We explain what profit is and what profit is in accounting. Also, what is marginal utility, gross and net utility?
In economics, utility is the interest or benefit that is derived from the enjoyment of a good or a service.What is utility?
In the field of economy, we speak of utility to refer to the satisfaction measure of the consumer when purchasing a product or service. In other words, it refers to the interest or benefit that is derived from the enjoyment of a good or a service, and that therefore determines the extent to which said good is desired (calleddemand).
In this way, the greater the utility of a good or service, the greater its demand, which added to the rest of the goods and services of a market area (theoffer), will make it possible to reach important microeconomic conclusions, such as those related toconsumer behavior.
Normally, the usefulness of a good is considered to have high levels of subjectivity, since different consumers can evaluate it differently and therefore prefer other brands or goods, according to their tastes, their resources or their cultural conditions. This makes measuring the usefulness of a good or service accurately always a difficult task.
In the microeconomic study, however, utility is usually represented graphically as a product function of the intersection between utility (y-axis) and quantity of the good consumed (x-axis).
This function rises evenly to a point considered thepoint of maximum utility, which varies according to good and market segment, but from which the utility remains stable, since the good or service is no longer consumed: consumer satisfaction can no longer increase at all, since the need is fully covered .
Accounting profit
In accounting, profit is the result of deducting production expenses from income.In the accounting field, profit is understood as synonymous from gain or difference, is the figure product of the difference between the profits obtained by a business or an economic activity, and all the expenses incurred during the process.
That is, for the accounting, the utility is the result of discounting the income production expenses: if the final figure is positive, it will be profit; if it is not, they will be losses.
Marginal utility
Marginal utility is a concept linked to the decrease in satisfaction provided by a good or service, as it is consumed in greater quantities.

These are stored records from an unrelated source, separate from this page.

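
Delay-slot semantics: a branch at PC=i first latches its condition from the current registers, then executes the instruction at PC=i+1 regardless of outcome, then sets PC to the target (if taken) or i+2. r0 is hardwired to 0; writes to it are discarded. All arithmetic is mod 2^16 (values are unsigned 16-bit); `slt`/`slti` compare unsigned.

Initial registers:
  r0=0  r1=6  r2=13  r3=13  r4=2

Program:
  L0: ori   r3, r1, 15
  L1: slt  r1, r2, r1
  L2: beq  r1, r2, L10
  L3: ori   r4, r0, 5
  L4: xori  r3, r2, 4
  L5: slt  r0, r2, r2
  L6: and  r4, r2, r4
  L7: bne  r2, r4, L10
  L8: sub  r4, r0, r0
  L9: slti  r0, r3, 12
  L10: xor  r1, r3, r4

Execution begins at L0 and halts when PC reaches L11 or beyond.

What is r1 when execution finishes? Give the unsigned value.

  step pc=0: ori   r3, r1, 15  regs=(0,6,13,15,2)
  step pc=1: slt  r1, r2, r1  regs=(0,0,13,15,2)
  step pc=2: beq  r1, r2, L10  cond=F  regs=(0,0,13,15,2)
  step pc=3: ori   r4, r0, 5  regs=(0,0,13,15,5)
  step pc=4: xori  r3, r2, 4  regs=(0,0,13,9,5)
  step pc=5: slt  r0, r2, r2  regs=(0,0,13,9,5)
  step pc=6: and  r4, r2, r4  regs=(0,0,13,9,5)
  step pc=7: bne  r2, r4, L10  cond=T  regs=(0,0,13,9,5)
  step pc=8: sub  r4, r0, r0  regs=(0,0,13,9,0)
  step pc=10: xor  r1, r3, r4  regs=(0,9,13,9,0)

9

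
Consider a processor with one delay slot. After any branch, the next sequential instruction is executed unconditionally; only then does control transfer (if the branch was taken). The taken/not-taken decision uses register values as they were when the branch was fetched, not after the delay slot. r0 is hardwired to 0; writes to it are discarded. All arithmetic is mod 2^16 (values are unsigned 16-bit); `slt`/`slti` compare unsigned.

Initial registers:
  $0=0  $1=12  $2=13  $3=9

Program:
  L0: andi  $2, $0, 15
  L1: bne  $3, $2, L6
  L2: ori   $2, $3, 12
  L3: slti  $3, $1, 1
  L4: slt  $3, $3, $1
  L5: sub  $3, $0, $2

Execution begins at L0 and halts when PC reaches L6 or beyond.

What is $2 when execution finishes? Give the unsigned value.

13

PC=0  andi  $2, $0, 15       | $0=0 $1=12 $2=0 $3=9
PC=1  bne  $3, $2, L6        | $0=0 $1=12 $2=0 $3=9  [TAKEN]
PC=2  ori   $2, $3, 12       | $0=0 $1=12 $2=13 $3=9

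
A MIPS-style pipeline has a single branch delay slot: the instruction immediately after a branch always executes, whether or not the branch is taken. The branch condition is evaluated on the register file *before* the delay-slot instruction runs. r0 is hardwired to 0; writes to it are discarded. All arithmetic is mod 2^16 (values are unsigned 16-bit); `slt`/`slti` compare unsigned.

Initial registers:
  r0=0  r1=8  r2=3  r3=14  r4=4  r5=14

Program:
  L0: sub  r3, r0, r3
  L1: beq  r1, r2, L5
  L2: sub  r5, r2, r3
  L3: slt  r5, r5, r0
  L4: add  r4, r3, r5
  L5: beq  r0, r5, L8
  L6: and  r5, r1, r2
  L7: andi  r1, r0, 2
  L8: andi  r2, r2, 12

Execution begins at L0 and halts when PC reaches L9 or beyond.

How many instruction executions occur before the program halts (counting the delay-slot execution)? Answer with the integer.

8

  step pc=0: sub  r3, r0, r3  regs=(0,8,3,65522,4,14)
  step pc=1: beq  r1, r2, L5  cond=F  regs=(0,8,3,65522,4,14)
  step pc=2: sub  r5, r2, r3  regs=(0,8,3,65522,4,17)
  step pc=3: slt  r5, r5, r0  regs=(0,8,3,65522,4,0)
  step pc=4: add  r4, r3, r5  regs=(0,8,3,65522,65522,0)
  step pc=5: beq  r0, r5, L8  cond=T  regs=(0,8,3,65522,65522,0)
  step pc=6: and  r5, r1, r2  regs=(0,8,3,65522,65522,0)
  step pc=8: andi  r2, r2, 12  regs=(0,8,0,65522,65522,0)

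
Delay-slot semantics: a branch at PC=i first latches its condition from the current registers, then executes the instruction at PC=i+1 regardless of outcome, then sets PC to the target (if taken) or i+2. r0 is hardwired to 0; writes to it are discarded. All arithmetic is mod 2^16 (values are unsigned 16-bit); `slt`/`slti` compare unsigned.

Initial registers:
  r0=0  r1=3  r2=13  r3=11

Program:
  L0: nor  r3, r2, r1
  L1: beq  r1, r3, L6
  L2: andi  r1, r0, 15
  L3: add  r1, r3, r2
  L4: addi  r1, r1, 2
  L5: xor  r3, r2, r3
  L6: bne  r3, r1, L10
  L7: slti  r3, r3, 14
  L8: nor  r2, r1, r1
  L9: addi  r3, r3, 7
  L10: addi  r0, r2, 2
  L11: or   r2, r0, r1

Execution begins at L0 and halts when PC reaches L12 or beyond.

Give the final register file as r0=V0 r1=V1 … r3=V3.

r0=0 r1=65535 r2=65535 r3=0

#0 nor  r3, r2, r1 ; 0/3/13/65520
#1 beq  r1, r3, L6 ; 0/3/13/65520 ; →fallthru
#2 andi  r1, r0, 15 ; 0/0/13/65520
#3 add  r1, r3, r2 ; 0/65533/13/65520
#4 addi  r1, r1, 2 ; 0/65535/13/65520
#5 xor  r3, r2, r3 ; 0/65535/13/65533
#6 bne  r3, r1, L10 ; 0/65535/13/65533 ; →target
#7 slti  r3, r3, 14 ; 0/65535/13/0
#10 addi  r0, r2, 2 ; 0/65535/13/0
#11 or   r2, r0, r1 ; 0/65535/65535/0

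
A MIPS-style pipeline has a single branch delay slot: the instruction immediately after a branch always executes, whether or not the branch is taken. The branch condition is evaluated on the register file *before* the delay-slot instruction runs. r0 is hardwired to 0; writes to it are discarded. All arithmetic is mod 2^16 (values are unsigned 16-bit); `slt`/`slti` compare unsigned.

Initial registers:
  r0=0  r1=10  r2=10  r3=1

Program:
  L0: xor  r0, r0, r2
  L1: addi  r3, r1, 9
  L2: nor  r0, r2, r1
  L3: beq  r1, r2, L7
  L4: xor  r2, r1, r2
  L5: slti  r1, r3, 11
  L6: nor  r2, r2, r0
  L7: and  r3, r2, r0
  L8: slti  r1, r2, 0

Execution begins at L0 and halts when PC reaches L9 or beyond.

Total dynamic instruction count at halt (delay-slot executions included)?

#0 xor  r0, r0, r2 ; 0/10/10/1
#1 addi  r3, r1, 9 ; 0/10/10/19
#2 nor  r0, r2, r1 ; 0/10/10/19
#3 beq  r1, r2, L7 ; 0/10/10/19 ; →target
#4 xor  r2, r1, r2 ; 0/10/0/19
#7 and  r3, r2, r0 ; 0/10/0/0
#8 slti  r1, r2, 0 ; 0/0/0/0

7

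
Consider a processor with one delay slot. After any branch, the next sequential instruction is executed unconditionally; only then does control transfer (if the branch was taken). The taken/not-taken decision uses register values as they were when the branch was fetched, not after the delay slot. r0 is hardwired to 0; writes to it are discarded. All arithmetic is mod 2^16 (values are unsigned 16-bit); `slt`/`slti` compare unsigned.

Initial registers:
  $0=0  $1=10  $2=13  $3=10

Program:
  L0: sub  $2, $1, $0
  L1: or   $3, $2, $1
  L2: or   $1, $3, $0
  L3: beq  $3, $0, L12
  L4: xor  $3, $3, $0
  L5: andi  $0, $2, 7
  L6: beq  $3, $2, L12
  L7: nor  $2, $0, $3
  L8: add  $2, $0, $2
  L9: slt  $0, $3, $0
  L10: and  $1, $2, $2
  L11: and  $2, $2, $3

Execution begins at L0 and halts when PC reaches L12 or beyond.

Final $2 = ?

PC=0  sub  $2, $1, $0        | $0=0 $1=10 $2=10 $3=10
PC=1  or   $3, $2, $1        | $0=0 $1=10 $2=10 $3=10
PC=2  or   $1, $3, $0        | $0=0 $1=10 $2=10 $3=10
PC=3  beq  $3, $0, L12       | $0=0 $1=10 $2=10 $3=10  [not taken]
PC=4  xor  $3, $3, $0        | $0=0 $1=10 $2=10 $3=10
PC=5  andi  $0, $2, 7        | $0=0 $1=10 $2=10 $3=10
PC=6  beq  $3, $2, L12       | $0=0 $1=10 $2=10 $3=10  [TAKEN]
PC=7  nor  $2, $0, $3        | $0=0 $1=10 $2=65525 $3=10

65525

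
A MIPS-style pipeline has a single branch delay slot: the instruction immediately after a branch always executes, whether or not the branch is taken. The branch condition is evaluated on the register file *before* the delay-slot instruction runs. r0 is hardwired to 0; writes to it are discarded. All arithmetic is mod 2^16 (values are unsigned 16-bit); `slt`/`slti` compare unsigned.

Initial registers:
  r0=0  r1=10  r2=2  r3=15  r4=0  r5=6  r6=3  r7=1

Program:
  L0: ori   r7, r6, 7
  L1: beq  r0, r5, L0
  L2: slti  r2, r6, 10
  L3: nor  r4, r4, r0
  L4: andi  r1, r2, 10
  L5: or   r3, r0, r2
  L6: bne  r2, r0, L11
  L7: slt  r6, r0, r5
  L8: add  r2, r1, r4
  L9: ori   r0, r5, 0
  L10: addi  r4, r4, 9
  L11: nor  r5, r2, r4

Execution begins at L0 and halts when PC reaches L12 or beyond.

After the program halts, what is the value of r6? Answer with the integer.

1

#0 ori   r7, r6, 7 ; 0/10/2/15/0/6/3/7
#1 beq  r0, r5, L0 ; 0/10/2/15/0/6/3/7 ; →fallthru
#2 slti  r2, r6, 10 ; 0/10/1/15/0/6/3/7
#3 nor  r4, r4, r0 ; 0/10/1/15/65535/6/3/7
#4 andi  r1, r2, 10 ; 0/0/1/15/65535/6/3/7
#5 or   r3, r0, r2 ; 0/0/1/1/65535/6/3/7
#6 bne  r2, r0, L11 ; 0/0/1/1/65535/6/3/7 ; →target
#7 slt  r6, r0, r5 ; 0/0/1/1/65535/6/1/7
#11 nor  r5, r2, r4 ; 0/0/1/1/65535/0/1/7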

This is, as we said before, that the increase in satisfaction provided by the consumption it increases to a certain point, after which it decreases: that is the saturation point or point of maximum utility.
According to this, the marginal utility is distinguished from the total in that while the latter increases linearly, that is, it increases because the consumer buys more goods, the marginal utility, directly linked to the satisfaction provided, increases to a certain point and then decreases if it is keep using.
Let's take an example: a child eats candies at a party, taking them from a container in which there are many.The first candy gives a utility of 1 in both rows, the second of 2 and so on until the saturation point (let's say 5). So while total utility continues to increase to 6, marginal utility will remain at 5, and with the next candy it will decrease to 4, even though total utility increases to 7.
Gross and net profit
Net income is the resulting profit after accounting for expenses.Gross profit and net profit are accounting concepts, differing in specific details of their calculation. The first refers to the difference between the total cash sales of an item or a group of them in a given time, and the total cost of its production and distribution during the same period.
On the other hand, net income refers to the resulting profit after accounting for the expenses and non-operating income, such as taxes or legal reserve. This utility is, after all, the one that is effectively distributed to the members of the business, that is, the profit.